Retorno à inocência

 



 

Um dos aspectos do movimento artístico denominado Romantismo era o retorno ao passado, numa tentativa de idealizar períodos idos, afirmando que tudo antes era bom, em contraponto a uma realidade dura e cruel. O passado revisitado poderia ser o histórico, portanto coletivo, ou a infância, no plano individual. “Oh! Que saudades que tenho / Da aurora da minha vida, / Da minha infância querida / Que os anos não trazem mais!”, escreveu o poeta Casimiro de Abreu.

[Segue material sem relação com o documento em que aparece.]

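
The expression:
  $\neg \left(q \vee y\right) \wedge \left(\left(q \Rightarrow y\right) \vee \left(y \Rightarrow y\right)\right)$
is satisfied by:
  {q: False, y: False}


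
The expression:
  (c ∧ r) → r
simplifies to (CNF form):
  True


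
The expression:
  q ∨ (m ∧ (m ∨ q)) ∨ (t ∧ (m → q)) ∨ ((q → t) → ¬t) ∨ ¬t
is always true.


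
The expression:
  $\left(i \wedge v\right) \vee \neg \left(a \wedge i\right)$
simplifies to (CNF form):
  $v \vee \neg a \vee \neg i$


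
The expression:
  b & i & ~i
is never true.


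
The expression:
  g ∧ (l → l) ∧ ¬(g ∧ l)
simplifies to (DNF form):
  g ∧ ¬l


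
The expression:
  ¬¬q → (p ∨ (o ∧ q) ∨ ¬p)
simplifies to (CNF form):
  True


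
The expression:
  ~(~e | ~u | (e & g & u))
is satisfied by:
  {e: True, u: True, g: False}


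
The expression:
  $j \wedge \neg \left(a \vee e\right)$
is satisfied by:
  {j: True, e: False, a: False}


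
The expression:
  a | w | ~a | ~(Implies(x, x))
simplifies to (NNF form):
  True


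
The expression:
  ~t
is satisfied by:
  {t: False}


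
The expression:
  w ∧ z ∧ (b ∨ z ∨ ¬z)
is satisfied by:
  {z: True, w: True}


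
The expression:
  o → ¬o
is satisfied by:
  {o: False}


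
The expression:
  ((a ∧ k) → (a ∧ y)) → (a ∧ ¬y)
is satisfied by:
  {a: True, y: False}


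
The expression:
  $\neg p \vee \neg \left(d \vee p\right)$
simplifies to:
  $\neg p$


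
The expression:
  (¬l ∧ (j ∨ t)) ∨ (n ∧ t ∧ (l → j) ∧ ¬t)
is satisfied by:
  {t: True, j: True, l: False}
  {t: True, j: False, l: False}
  {j: True, t: False, l: False}


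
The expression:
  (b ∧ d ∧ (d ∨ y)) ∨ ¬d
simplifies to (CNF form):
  b ∨ ¬d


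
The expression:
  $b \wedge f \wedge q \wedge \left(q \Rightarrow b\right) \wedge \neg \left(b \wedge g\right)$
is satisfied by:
  {f: True, b: True, q: True, g: False}


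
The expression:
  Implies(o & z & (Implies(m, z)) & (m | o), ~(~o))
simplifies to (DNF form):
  True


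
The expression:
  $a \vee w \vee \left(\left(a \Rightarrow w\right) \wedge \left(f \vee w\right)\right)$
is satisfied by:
  {a: True, w: True, f: True}
  {a: True, w: True, f: False}
  {a: True, f: True, w: False}
  {a: True, f: False, w: False}
  {w: True, f: True, a: False}
  {w: True, f: False, a: False}
  {f: True, w: False, a: False}


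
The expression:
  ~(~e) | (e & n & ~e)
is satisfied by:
  {e: True}


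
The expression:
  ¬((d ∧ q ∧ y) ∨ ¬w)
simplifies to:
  w ∧ (¬d ∨ ¬q ∨ ¬y)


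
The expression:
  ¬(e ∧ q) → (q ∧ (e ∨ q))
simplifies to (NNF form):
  q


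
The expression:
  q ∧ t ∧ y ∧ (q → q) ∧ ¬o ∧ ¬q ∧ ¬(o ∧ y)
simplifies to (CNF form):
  False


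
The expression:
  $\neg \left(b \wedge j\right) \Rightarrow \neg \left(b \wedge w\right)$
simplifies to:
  $j \vee \neg b \vee \neg w$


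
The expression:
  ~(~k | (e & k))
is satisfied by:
  {k: True, e: False}


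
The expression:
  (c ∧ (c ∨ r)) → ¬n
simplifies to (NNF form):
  ¬c ∨ ¬n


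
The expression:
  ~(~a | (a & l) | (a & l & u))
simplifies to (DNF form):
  a & ~l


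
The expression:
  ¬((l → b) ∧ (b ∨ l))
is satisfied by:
  {b: False}


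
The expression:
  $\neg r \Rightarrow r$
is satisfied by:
  {r: True}


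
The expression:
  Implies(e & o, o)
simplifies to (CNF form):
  True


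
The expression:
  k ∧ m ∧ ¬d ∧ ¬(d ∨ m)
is never true.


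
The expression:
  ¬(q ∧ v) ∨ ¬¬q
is always true.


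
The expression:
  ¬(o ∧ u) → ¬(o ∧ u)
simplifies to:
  True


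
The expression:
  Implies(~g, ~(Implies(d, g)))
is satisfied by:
  {d: True, g: True}
  {d: True, g: False}
  {g: True, d: False}


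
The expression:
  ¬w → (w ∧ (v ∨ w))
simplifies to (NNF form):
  w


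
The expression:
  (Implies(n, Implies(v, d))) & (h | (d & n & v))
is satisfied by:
  {d: True, h: True, n: False, v: False}
  {h: True, n: False, v: False, d: False}
  {d: True, h: True, v: True, n: False}
  {h: True, v: True, n: False, d: False}
  {h: True, d: True, n: True, v: False}
  {h: True, n: True, v: False, d: False}
  {d: True, h: True, v: True, n: True}
  {d: True, n: True, v: True, h: False}


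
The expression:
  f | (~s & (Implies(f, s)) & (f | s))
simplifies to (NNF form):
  f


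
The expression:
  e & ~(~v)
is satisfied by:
  {e: True, v: True}


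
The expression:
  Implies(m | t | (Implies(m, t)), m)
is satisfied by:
  {m: True}


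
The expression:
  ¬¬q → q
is always true.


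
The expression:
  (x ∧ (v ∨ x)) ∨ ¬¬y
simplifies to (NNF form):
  x ∨ y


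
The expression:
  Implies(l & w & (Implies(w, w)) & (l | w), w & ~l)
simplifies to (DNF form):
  ~l | ~w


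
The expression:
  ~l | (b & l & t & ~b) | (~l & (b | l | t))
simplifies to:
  ~l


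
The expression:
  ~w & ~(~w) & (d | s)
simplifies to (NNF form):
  False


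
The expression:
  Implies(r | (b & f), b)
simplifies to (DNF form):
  b | ~r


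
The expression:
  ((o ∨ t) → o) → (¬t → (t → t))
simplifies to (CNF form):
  True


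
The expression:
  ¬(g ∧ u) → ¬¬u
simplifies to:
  u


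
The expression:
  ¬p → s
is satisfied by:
  {p: True, s: True}
  {p: True, s: False}
  {s: True, p: False}


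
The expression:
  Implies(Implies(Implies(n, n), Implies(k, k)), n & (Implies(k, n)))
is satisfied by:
  {n: True}


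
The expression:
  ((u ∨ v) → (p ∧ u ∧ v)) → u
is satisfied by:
  {v: True, u: True}
  {v: True, u: False}
  {u: True, v: False}


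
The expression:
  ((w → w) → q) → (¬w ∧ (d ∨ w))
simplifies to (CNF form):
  (d ∨ ¬q) ∧ (¬q ∨ ¬w)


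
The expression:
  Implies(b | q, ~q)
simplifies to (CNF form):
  ~q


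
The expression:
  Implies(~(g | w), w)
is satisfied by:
  {g: True, w: True}
  {g: True, w: False}
  {w: True, g: False}


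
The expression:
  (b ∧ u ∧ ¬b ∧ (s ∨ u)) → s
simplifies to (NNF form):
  True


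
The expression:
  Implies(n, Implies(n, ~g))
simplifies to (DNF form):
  ~g | ~n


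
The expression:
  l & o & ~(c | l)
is never true.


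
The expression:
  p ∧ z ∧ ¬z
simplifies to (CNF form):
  False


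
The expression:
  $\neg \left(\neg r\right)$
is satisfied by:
  {r: True}


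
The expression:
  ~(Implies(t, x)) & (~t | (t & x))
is never true.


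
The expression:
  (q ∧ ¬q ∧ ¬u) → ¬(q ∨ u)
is always true.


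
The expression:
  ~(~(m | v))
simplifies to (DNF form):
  m | v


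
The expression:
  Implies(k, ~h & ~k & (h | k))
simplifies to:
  ~k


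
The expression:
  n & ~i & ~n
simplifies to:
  False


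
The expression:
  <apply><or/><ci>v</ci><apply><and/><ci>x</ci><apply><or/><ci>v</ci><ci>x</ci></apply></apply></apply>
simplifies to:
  <apply><or/><ci>v</ci><ci>x</ci></apply>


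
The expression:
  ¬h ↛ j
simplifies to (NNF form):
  j ∨ ¬h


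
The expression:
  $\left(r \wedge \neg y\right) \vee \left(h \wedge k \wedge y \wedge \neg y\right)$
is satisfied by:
  {r: True, y: False}


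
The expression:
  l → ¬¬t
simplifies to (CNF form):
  t ∨ ¬l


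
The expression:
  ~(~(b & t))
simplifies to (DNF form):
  b & t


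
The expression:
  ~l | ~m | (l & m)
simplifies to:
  True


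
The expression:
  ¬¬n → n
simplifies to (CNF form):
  True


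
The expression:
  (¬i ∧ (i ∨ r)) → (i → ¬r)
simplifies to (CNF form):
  True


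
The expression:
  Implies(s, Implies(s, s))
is always true.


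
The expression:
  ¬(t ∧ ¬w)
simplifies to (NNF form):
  w ∨ ¬t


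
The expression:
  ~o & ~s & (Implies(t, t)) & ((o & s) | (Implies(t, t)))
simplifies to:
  ~o & ~s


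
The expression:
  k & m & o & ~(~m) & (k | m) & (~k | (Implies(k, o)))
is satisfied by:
  {m: True, o: True, k: True}


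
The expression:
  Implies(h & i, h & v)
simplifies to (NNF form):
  v | ~h | ~i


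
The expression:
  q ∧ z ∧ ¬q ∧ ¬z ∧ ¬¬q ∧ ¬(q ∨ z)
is never true.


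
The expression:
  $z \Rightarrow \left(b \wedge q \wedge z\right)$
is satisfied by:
  {q: True, b: True, z: False}
  {q: True, b: False, z: False}
  {b: True, q: False, z: False}
  {q: False, b: False, z: False}
  {q: True, z: True, b: True}


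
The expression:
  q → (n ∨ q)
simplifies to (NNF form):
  True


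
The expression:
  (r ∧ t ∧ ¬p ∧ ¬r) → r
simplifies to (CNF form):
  True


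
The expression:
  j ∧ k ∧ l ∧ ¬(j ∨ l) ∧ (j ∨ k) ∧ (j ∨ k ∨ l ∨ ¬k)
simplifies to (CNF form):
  False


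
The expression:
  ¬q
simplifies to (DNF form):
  ¬q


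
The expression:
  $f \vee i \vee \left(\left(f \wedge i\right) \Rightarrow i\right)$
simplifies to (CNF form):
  $\text{True}$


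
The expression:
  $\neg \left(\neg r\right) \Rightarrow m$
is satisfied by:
  {m: True, r: False}
  {r: False, m: False}
  {r: True, m: True}


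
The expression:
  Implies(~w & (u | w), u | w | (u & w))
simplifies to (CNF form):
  True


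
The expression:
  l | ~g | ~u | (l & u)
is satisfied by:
  {l: True, g: False, u: False}
  {g: False, u: False, l: False}
  {l: True, u: True, g: False}
  {u: True, g: False, l: False}
  {l: True, g: True, u: False}
  {g: True, l: False, u: False}
  {l: True, u: True, g: True}


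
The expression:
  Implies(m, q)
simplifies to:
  q | ~m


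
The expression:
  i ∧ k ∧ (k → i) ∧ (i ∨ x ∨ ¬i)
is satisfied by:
  {i: True, k: True}


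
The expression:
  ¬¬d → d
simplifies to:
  True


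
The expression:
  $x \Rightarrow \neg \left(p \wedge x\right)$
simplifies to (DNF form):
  $\neg p \vee \neg x$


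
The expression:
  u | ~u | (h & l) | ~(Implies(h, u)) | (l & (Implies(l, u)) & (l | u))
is always true.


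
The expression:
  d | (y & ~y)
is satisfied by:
  {d: True}


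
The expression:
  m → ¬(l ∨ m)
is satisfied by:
  {m: False}


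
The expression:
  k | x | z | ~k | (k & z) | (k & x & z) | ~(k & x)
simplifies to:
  True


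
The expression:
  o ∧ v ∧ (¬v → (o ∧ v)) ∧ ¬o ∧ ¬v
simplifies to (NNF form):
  False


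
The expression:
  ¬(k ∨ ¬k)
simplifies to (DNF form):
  False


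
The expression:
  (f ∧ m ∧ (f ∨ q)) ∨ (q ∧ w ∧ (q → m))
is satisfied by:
  {m: True, w: True, f: True, q: True}
  {m: True, w: True, f: True, q: False}
  {m: True, f: True, q: True, w: False}
  {m: True, f: True, q: False, w: False}
  {m: True, w: True, q: True, f: False}


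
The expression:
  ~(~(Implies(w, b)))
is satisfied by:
  {b: True, w: False}
  {w: False, b: False}
  {w: True, b: True}


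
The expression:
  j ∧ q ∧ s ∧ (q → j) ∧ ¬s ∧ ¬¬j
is never true.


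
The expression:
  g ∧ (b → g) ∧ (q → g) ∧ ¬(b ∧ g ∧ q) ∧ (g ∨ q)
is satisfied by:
  {g: True, q: False, b: False}
  {g: True, b: True, q: False}
  {g: True, q: True, b: False}


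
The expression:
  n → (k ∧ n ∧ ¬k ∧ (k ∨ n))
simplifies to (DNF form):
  ¬n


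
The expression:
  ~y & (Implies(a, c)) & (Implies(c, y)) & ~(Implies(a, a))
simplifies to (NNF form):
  False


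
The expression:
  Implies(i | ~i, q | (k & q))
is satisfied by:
  {q: True}


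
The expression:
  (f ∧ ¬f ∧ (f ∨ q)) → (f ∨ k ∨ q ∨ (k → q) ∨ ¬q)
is always true.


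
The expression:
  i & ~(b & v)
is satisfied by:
  {i: True, v: False, b: False}
  {b: True, i: True, v: False}
  {v: True, i: True, b: False}


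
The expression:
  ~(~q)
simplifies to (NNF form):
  q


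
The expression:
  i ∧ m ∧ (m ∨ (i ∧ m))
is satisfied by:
  {m: True, i: True}


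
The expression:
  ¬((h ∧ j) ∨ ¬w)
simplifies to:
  w ∧ (¬h ∨ ¬j)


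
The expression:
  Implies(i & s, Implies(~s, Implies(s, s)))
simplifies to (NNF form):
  True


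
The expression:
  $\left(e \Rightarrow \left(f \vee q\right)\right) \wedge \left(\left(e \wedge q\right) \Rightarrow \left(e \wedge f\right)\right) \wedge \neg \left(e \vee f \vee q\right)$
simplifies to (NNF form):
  $\neg e \wedge \neg f \wedge \neg q$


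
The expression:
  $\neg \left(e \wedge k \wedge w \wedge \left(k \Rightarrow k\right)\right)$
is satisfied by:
  {w: False, k: False, e: False}
  {e: True, w: False, k: False}
  {k: True, w: False, e: False}
  {e: True, k: True, w: False}
  {w: True, e: False, k: False}
  {e: True, w: True, k: False}
  {k: True, w: True, e: False}


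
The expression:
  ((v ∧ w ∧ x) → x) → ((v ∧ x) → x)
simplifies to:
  True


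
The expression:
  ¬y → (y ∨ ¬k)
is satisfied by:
  {y: True, k: False}
  {k: False, y: False}
  {k: True, y: True}


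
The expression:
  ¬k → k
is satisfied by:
  {k: True}


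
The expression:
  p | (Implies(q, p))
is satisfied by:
  {p: True, q: False}
  {q: False, p: False}
  {q: True, p: True}


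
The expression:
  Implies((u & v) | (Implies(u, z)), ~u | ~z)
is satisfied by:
  {u: False, z: False}
  {z: True, u: False}
  {u: True, z: False}


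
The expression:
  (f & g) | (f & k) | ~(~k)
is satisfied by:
  {k: True, g: True, f: True}
  {k: True, g: True, f: False}
  {k: True, f: True, g: False}
  {k: True, f: False, g: False}
  {g: True, f: True, k: False}


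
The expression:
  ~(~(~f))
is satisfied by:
  {f: False}


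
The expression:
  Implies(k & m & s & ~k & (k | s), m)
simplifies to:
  True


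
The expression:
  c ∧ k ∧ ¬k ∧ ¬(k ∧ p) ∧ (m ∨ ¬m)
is never true.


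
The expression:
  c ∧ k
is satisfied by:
  {c: True, k: True}


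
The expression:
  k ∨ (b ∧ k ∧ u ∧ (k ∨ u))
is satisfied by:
  {k: True}


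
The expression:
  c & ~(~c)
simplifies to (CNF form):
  c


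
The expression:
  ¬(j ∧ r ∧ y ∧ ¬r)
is always true.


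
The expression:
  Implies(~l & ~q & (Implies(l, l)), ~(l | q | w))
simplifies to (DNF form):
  l | q | ~w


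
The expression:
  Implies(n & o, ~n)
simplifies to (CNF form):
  ~n | ~o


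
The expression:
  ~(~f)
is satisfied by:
  {f: True}


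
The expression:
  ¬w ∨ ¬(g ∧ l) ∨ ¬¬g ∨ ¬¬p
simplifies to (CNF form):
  True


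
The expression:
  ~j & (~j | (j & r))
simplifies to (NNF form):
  ~j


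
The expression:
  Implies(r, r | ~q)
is always true.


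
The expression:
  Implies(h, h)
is always true.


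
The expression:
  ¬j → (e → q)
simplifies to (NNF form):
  j ∨ q ∨ ¬e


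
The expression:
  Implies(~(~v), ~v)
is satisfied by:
  {v: False}


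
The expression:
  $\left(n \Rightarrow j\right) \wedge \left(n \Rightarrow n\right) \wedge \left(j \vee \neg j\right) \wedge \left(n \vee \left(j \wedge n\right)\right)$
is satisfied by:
  {j: True, n: True}


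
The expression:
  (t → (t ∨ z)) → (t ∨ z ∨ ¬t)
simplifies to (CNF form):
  True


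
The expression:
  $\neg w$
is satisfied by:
  {w: False}


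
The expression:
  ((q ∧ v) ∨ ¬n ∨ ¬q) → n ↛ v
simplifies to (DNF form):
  n ∧ ¬v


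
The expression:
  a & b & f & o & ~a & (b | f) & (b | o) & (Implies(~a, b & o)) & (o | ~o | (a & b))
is never true.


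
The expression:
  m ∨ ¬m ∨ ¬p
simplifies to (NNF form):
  True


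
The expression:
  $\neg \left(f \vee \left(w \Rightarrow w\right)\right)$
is never true.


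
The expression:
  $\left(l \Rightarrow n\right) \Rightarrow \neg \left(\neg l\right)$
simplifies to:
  $l$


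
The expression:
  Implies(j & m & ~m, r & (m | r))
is always true.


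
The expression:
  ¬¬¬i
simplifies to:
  ¬i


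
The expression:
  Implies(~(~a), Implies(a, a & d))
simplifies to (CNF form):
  d | ~a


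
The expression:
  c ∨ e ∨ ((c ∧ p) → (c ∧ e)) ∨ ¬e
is always true.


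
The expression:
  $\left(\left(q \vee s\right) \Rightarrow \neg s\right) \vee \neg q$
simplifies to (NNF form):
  $\neg q \vee \neg s$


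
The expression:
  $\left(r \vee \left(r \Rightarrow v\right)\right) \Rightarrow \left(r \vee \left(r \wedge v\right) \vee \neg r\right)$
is always true.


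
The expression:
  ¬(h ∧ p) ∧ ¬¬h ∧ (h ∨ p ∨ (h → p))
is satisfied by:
  {h: True, p: False}


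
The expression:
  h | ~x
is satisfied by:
  {h: True, x: False}
  {x: False, h: False}
  {x: True, h: True}


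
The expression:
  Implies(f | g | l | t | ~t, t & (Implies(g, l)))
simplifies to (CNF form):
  t & (l | ~g)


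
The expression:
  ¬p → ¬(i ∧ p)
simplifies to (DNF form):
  True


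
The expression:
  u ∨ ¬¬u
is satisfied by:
  {u: True}


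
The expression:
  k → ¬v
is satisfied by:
  {k: False, v: False}
  {v: True, k: False}
  {k: True, v: False}


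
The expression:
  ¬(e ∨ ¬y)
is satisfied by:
  {y: True, e: False}


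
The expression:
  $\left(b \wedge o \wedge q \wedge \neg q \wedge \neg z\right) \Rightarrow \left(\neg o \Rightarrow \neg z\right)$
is always true.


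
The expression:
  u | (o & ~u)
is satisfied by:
  {o: True, u: True}
  {o: True, u: False}
  {u: True, o: False}


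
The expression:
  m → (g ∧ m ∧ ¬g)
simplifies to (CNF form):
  ¬m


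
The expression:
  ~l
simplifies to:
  ~l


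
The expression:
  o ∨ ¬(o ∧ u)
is always true.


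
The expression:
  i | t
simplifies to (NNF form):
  i | t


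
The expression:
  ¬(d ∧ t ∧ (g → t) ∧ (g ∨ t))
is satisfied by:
  {t: False, d: False}
  {d: True, t: False}
  {t: True, d: False}


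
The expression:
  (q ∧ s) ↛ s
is never true.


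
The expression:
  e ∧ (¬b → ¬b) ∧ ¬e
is never true.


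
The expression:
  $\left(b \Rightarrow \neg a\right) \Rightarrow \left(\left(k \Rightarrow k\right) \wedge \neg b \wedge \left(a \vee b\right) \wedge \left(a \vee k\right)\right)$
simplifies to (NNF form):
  $a$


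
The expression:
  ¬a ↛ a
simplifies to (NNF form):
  True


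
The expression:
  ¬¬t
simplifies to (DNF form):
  t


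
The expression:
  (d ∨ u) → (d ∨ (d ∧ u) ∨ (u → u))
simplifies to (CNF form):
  True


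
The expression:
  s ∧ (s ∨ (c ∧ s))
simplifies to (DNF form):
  s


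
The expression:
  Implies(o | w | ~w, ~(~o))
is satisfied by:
  {o: True}


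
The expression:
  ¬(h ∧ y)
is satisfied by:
  {h: False, y: False}
  {y: True, h: False}
  {h: True, y: False}


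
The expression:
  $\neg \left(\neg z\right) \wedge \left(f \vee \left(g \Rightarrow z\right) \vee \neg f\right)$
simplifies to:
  $z$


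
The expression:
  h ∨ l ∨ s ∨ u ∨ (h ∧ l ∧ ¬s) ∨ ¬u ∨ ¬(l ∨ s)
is always true.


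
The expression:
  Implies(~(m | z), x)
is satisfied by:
  {x: True, z: True, m: True}
  {x: True, z: True, m: False}
  {x: True, m: True, z: False}
  {x: True, m: False, z: False}
  {z: True, m: True, x: False}
  {z: True, m: False, x: False}
  {m: True, z: False, x: False}


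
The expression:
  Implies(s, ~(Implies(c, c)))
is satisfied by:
  {s: False}


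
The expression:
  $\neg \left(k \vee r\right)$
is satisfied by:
  {r: False, k: False}


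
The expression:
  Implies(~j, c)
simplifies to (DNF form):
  c | j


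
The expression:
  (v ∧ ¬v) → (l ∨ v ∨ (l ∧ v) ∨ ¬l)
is always true.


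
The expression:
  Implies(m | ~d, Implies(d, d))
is always true.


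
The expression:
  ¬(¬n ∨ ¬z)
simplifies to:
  n ∧ z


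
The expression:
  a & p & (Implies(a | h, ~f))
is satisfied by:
  {a: True, p: True, f: False}


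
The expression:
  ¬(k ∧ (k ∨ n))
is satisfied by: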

Frente a tudo de ruim que acontece nos dias atuais, há sempre alguém para dizer que “antigamente era melhor”, “no meu tempo não era assim”, “a gente era feliz e não sabia”. Uma simples leitura nos livros de História, porém, nos mostra que não é bem assim. O ser humano é mau e não é de agora. Polarizações políticas sempre aconteceram. Notícias falsas sempre existiram. O cancelamento idem. A violência vem da pré-história. Ler as tragédias gregas, escritas há mais de dois mil anos, nos mostra quem somos agora.

É que hoje, porém, a internet escancara de forma mais rápida nossa essência, expõe nosso lado mais obscuro, é amplificador de quem antes só vociferava na frente da TV sem ninguém além da família para ouvir, ajuda os idiotas de lugares diferentes a se encontrarem virtualmente e se unirem para destruir reputações, como se eles fossem exemplos de virtude. “As redes sociais deram voz a uma legião de imbecis”, como afirmou o escritor italiano Umberto Eco, autor de “O nome da rosa”, profundo conhecedor da Idade Média, mas também da atualidade. Infelizmente, ele morreu em 2016, sem poder ver que a legião só aumenta.

O clipe da canção da banda Enigma, “Return to innocence”, mostra toda a vida de um camponês de forma inversa, desde sua morte voltando até o nascimento, simbolizando a volta à inocência. É como se, ao voltarmos a ser criança, recomeçássemos tudo, com o olhar de quem ainda não conhece os perigos dessa vida. Viveríamos uma vida diferente, caso pudéssemos renascer? Nietzsche, com seu conceito de eterno retorno, nos faz pensar que não, pois faríamos tudo o que fizemos, sem tirar nem pôr. Daí a sensação de “déjà vu” que nos acomete. Nós já vivemos aquele instante, estamos apenas repetindo-o, igualzinho, e algum resquício de memória ficou no subconsciente.

Não podemos fazer nada, então? Tudo já está escrito? Bem, tudo é teoria e ironia. Não se deve levar ao pé da letra. Na prática, basta agir diferente, porém sem esperar que possamos, seres humanos falhos que somos, mudar para melhor. Quando não temos esperança, nos frustramos menos e, por consequência, nos aproximamos da felicidade. Sigo a máxima do poeta francês Nicolas Chamfort: “Felizes o que nada esperam, nunca serão desiludidos”. Vem dando certo. Espero que continue. Ao mesmo tempo, entretanto, ouço a voz de um “filósofo” contemporâneo: “Sabe de nada, inocente”.